EU-Plakate, die Zweite: Es sei, hieß es, skandalös, wie viel Geld – aus öffentlichen Mitteln – für die fragwürdigen Kunstwerke ausgegeben wurde. Hier gilt es zu korrigieren: Für die Kunstwerke selber ist gar nicht viel ausgegeben worden. Heiße tausend Euro haben den KünstlerInnen ihre jeweiligen Arbeiten eingebracht. Und das ist, egal, ob man die Plakate mag oder nicht, ein schlechter Witz, vor allem, wenn man in Betracht zieht, welche Summe zur Verfügung stand und dass die Kuratoren mit diesem Betrag ihre angebliche Wertschätzung ausdrücken wollten.

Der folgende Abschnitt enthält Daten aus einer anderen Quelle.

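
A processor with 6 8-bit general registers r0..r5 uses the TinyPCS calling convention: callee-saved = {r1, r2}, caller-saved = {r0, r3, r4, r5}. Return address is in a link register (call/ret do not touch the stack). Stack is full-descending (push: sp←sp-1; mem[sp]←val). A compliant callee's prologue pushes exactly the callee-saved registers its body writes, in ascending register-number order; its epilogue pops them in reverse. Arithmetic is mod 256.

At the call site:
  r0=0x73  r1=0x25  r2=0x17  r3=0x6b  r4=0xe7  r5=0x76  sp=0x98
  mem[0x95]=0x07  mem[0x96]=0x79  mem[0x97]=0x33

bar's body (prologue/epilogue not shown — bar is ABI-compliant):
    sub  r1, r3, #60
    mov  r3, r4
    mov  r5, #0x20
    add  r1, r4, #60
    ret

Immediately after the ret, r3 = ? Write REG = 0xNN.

prologue: push r1 -> mem[0x97]=0x25, sp=0x97
body[0] sub  r1, r3, #60 -> r1=0x2f
body[1] mov  r3, r4 -> r3=0xe7
body[2] mov  r5, #0x20 -> r5=0x20
body[3] add  r1, r4, #60 -> r1=0x23
epilogue: pop r1=0x25, sp=0x98
r3 is caller-saved -> body value

REG = 0xe7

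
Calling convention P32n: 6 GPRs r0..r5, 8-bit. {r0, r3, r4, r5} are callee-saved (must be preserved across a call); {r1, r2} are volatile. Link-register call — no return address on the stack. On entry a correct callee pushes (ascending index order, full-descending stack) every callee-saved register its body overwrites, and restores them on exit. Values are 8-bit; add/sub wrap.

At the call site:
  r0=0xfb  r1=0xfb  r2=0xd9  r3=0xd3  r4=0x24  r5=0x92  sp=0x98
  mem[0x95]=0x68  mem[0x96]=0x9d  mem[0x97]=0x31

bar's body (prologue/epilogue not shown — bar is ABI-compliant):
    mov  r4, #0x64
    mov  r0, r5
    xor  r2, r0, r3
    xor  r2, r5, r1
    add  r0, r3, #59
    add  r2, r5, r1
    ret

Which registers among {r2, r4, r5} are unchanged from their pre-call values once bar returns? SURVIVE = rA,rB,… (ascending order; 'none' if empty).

prologue: push r0 → mem[0x97]=0xfb, sp=0x97
prologue: push r4 → mem[0x96]=0x24, sp=0x96
body[0] mov  r4, #0x64 → r4=0x64
body[1] mov  r0, r5 → r0=0x92
body[2] xor  r2, r0, r3 → r2=0x41
body[3] xor  r2, r5, r1 → r2=0x69
body[4] add  r0, r3, #59 → r0=0x0e
body[5] add  r2, r5, r1 → r2=0x8d
epilogue: pop r4=0x24, sp=0x97
epilogue: pop r0=0xfb, sp=0x98
r2: caller-saved, written=True
r4: callee-saved, written=True
r5: callee-saved, written=False

SURVIVE = r4,r5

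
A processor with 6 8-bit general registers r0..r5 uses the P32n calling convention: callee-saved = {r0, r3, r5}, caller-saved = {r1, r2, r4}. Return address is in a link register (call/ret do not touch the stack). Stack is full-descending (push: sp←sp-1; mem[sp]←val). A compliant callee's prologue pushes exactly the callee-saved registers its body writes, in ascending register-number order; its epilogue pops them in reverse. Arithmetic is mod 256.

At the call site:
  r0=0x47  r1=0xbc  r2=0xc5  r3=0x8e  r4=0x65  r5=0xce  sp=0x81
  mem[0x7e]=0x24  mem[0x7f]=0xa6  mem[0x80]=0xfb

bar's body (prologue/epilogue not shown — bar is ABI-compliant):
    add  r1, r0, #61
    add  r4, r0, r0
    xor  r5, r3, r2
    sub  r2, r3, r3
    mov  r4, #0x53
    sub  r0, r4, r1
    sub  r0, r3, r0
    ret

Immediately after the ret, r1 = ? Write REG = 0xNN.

prologue: push r0 → mem[0x80]=0x47, sp=0x80
prologue: push r5 → mem[0x7f]=0xce, sp=0x7f
body[0] add  r1, r0, #61 → r1=0x84
body[1] add  r4, r0, r0 → r4=0x8e
body[2] xor  r5, r3, r2 → r5=0x4b
body[3] sub  r2, r3, r3 → r2=0x00
body[4] mov  r4, #0x53 → r4=0x53
body[5] sub  r0, r4, r1 → r0=0xcf
body[6] sub  r0, r3, r0 → r0=0xbf
epilogue: pop r5=0xce, sp=0x80
epilogue: pop r0=0x47, sp=0x81
r1 is caller-saved → body value

REG = 0x84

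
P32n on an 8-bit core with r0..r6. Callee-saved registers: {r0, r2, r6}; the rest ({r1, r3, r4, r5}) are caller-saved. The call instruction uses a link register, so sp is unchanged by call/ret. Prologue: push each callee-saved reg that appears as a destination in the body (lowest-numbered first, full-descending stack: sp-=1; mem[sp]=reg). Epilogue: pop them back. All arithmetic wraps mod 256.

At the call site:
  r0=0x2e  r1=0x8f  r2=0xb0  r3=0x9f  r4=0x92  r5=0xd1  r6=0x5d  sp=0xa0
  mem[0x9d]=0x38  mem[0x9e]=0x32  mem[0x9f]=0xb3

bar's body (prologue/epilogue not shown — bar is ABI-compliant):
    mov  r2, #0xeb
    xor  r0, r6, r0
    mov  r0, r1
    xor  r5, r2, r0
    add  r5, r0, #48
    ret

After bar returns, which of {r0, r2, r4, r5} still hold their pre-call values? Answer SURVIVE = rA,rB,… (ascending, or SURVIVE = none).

prologue: push r0 → mem[0x9f]=0x2e, sp=0x9f
prologue: push r2 → mem[0x9e]=0xb0, sp=0x9e
body[0] mov  r2, #0xeb → r2=0xeb
body[1] xor  r0, r6, r0 → r0=0x73
body[2] mov  r0, r1 → r0=0x8f
body[3] xor  r5, r2, r0 → r5=0x64
body[4] add  r5, r0, #48 → r5=0xbf
epilogue: pop r2=0xb0, sp=0x9f
epilogue: pop r0=0x2e, sp=0xa0
r0: callee-saved, written=True
r2: callee-saved, written=True
r4: caller-saved, written=False
r5: caller-saved, written=True

SURVIVE = r0,r2,r4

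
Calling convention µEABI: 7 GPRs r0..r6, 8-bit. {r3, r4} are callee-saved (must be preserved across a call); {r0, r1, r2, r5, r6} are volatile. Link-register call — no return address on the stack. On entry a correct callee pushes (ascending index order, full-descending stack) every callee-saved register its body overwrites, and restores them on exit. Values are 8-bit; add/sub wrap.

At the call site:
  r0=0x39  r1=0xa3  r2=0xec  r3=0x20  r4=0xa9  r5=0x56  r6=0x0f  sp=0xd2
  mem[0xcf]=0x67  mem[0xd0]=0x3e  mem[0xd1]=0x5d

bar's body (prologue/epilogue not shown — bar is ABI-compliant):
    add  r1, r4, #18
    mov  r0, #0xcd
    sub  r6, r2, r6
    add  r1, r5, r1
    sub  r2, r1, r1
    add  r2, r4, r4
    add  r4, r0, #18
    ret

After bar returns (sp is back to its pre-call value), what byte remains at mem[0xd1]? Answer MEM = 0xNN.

prologue: push r4 -> mem[0xd1]=0xa9, sp=0xd1
body[0] add  r1, r4, #18 -> r1=0xbb
body[1] mov  r0, #0xcd -> r0=0xcd
body[2] sub  r6, r2, r6 -> r6=0xdd
body[3] add  r1, r5, r1 -> r1=0x11
body[4] sub  r2, r1, r1 -> r2=0x00
body[5] add  r2, r4, r4 -> r2=0x52
body[6] add  r4, r0, #18 -> r4=0xdf
epilogue: pop r4=0xa9, sp=0xd2
prologue pushed ['r4'] at ['0xd1']

MEM = 0xa9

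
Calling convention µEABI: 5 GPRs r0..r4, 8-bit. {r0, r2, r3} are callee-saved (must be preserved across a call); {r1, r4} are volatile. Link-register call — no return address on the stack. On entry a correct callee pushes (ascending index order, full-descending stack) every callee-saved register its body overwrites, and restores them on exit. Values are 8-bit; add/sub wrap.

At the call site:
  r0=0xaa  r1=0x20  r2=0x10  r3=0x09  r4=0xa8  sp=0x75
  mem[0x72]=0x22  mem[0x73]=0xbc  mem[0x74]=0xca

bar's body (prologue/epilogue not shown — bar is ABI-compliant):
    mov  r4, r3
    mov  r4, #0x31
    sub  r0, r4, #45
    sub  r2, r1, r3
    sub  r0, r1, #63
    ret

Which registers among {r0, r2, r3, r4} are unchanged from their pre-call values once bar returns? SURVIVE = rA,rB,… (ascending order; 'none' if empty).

SURVIVE = r0,r2,r3

prologue: push r0 → mem[0x74]=0xaa, sp=0x74
prologue: push r2 → mem[0x73]=0x10, sp=0x73
body[0] mov  r4, r3 → r4=0x09
body[1] mov  r4, #0x31 → r4=0x31
body[2] sub  r0, r4, #45 → r0=0x04
body[3] sub  r2, r1, r3 → r2=0x17
body[4] sub  r0, r1, #63 → r0=0xe1
epilogue: pop r2=0x10, sp=0x74
epilogue: pop r0=0xaa, sp=0x75
r0: callee-saved, written=True
r2: callee-saved, written=True
r3: callee-saved, written=False
r4: caller-saved, written=True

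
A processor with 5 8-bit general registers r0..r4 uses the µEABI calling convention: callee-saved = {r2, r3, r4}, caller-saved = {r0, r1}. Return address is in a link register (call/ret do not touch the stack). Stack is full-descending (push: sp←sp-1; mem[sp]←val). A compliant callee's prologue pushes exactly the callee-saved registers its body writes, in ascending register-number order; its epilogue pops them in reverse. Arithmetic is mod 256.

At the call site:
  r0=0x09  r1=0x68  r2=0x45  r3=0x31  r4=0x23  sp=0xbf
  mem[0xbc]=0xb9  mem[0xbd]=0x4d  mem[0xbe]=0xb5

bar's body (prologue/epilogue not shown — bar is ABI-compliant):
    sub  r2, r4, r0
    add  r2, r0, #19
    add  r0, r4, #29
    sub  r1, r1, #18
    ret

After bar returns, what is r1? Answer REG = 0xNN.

prologue: push r2 -> mem[0xbe]=0x45, sp=0xbe
body[0] sub  r2, r4, r0 -> r2=0x1a
body[1] add  r2, r0, #19 -> r2=0x1c
body[2] add  r0, r4, #29 -> r0=0x40
body[3] sub  r1, r1, #18 -> r1=0x56
epilogue: pop r2=0x45, sp=0xbf
r1 is caller-saved -> body value

REG = 0x56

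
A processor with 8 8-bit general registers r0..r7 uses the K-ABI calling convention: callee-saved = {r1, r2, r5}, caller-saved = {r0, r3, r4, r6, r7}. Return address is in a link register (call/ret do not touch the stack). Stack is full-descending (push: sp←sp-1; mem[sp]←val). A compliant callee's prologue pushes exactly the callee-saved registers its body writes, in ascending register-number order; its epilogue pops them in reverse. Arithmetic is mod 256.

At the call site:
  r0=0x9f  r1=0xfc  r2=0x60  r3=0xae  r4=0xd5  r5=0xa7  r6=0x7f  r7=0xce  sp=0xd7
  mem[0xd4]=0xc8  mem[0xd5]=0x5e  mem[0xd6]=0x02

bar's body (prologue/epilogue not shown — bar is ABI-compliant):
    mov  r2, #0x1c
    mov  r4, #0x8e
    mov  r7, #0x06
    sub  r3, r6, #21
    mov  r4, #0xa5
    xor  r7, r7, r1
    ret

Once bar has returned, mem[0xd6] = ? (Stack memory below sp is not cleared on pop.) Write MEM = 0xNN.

MEM = 0x60

prologue: push r2 → mem[0xd6]=0x60, sp=0xd6
body[0] mov  r2, #0x1c → r2=0x1c
body[1] mov  r4, #0x8e → r4=0x8e
body[2] mov  r7, #0x06 → r7=0x06
body[3] sub  r3, r6, #21 → r3=0x6a
body[4] mov  r4, #0xa5 → r4=0xa5
body[5] xor  r7, r7, r1 → r7=0xfa
epilogue: pop r2=0x60, sp=0xd7
prologue pushed ['r2'] at ['0xd6']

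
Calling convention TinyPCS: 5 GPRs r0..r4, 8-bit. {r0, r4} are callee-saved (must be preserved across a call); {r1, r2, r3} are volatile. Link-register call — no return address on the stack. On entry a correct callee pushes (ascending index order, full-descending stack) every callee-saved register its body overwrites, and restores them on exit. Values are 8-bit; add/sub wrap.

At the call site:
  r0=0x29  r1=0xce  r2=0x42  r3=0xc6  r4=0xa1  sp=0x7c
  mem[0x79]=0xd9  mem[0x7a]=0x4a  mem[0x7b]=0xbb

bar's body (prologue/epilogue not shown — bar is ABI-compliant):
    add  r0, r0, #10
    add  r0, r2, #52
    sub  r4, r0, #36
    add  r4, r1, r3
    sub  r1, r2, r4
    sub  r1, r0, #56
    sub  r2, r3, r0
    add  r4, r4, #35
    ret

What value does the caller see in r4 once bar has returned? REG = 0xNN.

prologue: push r0 → mem[0x7b]=0x29, sp=0x7b
prologue: push r4 → mem[0x7a]=0xa1, sp=0x7a
body[0] add  r0, r0, #10 → r0=0x33
body[1] add  r0, r2, #52 → r0=0x76
body[2] sub  r4, r0, #36 → r4=0x52
body[3] add  r4, r1, r3 → r4=0x94
body[4] sub  r1, r2, r4 → r1=0xae
body[5] sub  r1, r0, #56 → r1=0x3e
body[6] sub  r2, r3, r0 → r2=0x50
body[7] add  r4, r4, #35 → r4=0xb7
epilogue: pop r4=0xa1, sp=0x7b
epilogue: pop r0=0x29, sp=0x7c
r4 is callee-saved → restored

REG = 0xa1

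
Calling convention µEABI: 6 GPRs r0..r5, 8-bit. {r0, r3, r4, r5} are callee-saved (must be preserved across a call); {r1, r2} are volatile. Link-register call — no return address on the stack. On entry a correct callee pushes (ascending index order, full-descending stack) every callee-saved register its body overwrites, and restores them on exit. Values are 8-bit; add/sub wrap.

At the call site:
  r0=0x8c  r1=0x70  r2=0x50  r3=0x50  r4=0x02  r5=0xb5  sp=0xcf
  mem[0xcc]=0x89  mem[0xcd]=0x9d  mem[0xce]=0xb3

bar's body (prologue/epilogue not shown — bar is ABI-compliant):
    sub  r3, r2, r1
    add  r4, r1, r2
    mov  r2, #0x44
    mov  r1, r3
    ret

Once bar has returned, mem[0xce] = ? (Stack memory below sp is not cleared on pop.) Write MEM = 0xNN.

prologue: push r3 → mem[0xce]=0x50, sp=0xce
prologue: push r4 → mem[0xcd]=0x02, sp=0xcd
body[0] sub  r3, r2, r1 → r3=0xe0
body[1] add  r4, r1, r2 → r4=0xc0
body[2] mov  r2, #0x44 → r2=0x44
body[3] mov  r1, r3 → r1=0xe0
epilogue: pop r4=0x02, sp=0xce
epilogue: pop r3=0x50, sp=0xcf
prologue pushed ['r3', 'r4'] at ['0xce', '0xcd']

MEM = 0x50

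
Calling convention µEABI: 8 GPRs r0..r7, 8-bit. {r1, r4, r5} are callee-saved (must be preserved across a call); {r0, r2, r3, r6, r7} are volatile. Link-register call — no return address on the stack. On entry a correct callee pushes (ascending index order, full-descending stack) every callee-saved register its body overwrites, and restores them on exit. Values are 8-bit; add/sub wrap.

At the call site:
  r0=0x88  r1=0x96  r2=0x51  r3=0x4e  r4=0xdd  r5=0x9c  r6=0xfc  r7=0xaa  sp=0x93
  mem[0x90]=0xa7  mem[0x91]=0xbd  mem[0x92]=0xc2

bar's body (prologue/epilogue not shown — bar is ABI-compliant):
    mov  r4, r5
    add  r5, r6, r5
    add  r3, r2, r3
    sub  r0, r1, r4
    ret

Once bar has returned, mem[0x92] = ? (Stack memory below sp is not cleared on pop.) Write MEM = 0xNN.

prologue: push r4 -> mem[0x92]=0xdd, sp=0x92
prologue: push r5 -> mem[0x91]=0x9c, sp=0x91
body[0] mov  r4, r5 -> r4=0x9c
body[1] add  r5, r6, r5 -> r5=0x98
body[2] add  r3, r2, r3 -> r3=0x9f
body[3] sub  r0, r1, r4 -> r0=0xfa
epilogue: pop r5=0x9c, sp=0x92
epilogue: pop r4=0xdd, sp=0x93
prologue pushed ['r4', 'r5'] at ['0x92', '0x91']

MEM = 0xdd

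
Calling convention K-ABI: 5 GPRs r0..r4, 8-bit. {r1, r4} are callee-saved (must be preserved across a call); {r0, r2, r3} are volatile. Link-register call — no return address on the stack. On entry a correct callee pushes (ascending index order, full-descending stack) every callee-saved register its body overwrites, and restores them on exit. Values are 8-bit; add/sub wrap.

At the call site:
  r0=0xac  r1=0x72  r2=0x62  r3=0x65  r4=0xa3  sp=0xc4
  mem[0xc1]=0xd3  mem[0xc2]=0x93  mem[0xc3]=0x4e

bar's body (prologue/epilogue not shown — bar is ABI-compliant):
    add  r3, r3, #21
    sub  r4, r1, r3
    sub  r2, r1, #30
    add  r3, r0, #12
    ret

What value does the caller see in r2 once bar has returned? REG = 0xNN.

REG = 0x54

prologue: push r4 -> mem[0xc3]=0xa3, sp=0xc3
body[0] add  r3, r3, #21 -> r3=0x7a
body[1] sub  r4, r1, r3 -> r4=0xf8
body[2] sub  r2, r1, #30 -> r2=0x54
body[3] add  r3, r0, #12 -> r3=0xb8
epilogue: pop r4=0xa3, sp=0xc4
r2 is caller-saved -> body value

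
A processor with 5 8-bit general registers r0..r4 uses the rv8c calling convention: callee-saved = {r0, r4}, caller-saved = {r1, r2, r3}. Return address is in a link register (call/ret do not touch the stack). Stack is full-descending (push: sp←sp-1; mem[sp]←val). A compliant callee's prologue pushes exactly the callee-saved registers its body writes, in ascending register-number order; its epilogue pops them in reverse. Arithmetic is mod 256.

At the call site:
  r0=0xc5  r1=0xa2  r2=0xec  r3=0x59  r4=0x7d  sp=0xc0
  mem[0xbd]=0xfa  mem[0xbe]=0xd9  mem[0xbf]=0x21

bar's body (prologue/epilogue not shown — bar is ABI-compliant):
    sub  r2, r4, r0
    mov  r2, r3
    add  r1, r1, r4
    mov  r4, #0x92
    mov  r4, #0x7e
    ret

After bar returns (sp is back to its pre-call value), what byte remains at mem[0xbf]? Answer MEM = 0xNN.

MEM = 0x7d

prologue: push r4 -> mem[0xbf]=0x7d, sp=0xbf
body[0] sub  r2, r4, r0 -> r2=0xb8
body[1] mov  r2, r3 -> r2=0x59
body[2] add  r1, r1, r4 -> r1=0x1f
body[3] mov  r4, #0x92 -> r4=0x92
body[4] mov  r4, #0x7e -> r4=0x7e
epilogue: pop r4=0x7d, sp=0xc0
prologue pushed ['r4'] at ['0xbf']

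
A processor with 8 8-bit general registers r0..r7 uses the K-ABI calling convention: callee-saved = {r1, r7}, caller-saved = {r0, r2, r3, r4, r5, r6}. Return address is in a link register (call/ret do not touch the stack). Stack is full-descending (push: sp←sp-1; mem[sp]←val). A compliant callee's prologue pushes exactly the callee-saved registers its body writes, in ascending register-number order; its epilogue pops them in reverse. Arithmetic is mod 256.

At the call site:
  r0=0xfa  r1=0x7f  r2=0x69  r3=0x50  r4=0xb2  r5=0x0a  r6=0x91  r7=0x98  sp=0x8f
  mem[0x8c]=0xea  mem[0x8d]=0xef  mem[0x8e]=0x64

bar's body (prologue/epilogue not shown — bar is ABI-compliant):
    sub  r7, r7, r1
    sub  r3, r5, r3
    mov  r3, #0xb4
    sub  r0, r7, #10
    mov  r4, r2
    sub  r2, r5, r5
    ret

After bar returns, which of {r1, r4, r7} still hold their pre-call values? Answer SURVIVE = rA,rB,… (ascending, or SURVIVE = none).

SURVIVE = r1,r7

prologue: push r7 -> mem[0x8e]=0x98, sp=0x8e
body[0] sub  r7, r7, r1 -> r7=0x19
body[1] sub  r3, r5, r3 -> r3=0xba
body[2] mov  r3, #0xb4 -> r3=0xb4
body[3] sub  r0, r7, #10 -> r0=0x0f
body[4] mov  r4, r2 -> r4=0x69
body[5] sub  r2, r5, r5 -> r2=0x00
epilogue: pop r7=0x98, sp=0x8f
r1: callee-saved, written=False
r4: caller-saved, written=True
r7: callee-saved, written=True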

Eine Million Startsubvention, weitere 500.000 Euro nachträgliche Bundesförderung und kolportierte neun Millionen Euro von externen Sponsoren sollen in die so genannte Kunst-Aktion 25 Peaces geflossen sein, in deren Rahmen auch die umstrittenen Plakate zustande kamen. 146 Plakate (von 73 KünstlerInnen) wurden produziert, stellt man für jedes eintausend Euro Honorar in Rechnung, dann wurden für die Plakate 146.000 Euro ausgegeben. Kein großer Posten, gemessen am gesamten Budget. Man darf davon ausgehen, dass einige Leute an dem Projekt weit mehr verdient haben als die KünstlerInnen, die so gesehen mit einem wahren Hungerlohn abgespeist wurden.

Das alte Lied: Kreativität rechnet sich nicht. Während es Kunsthändler, Kunstverwalter und Kunstvermarkter zu respektablem Wohlstand bringen, müssen sich diejenigen, die Kunst schaffen, meistens mit Brosamen vom Tische der Reichen zufrieden geben. Sollen glücklich sein, dass sie sich selbst verwirklichen dürfen. Sind eh unbürgerliche Existenzen. Sollen ruhig darben – Leidensdruck beflügelt den künstlerischen Furor. Sogar in der Hierarchie der KünstlerInnen stehen die schöpferischen weit unter den interpretierenden, sowohl das Ansehen wie auch das Einkommen betreffend.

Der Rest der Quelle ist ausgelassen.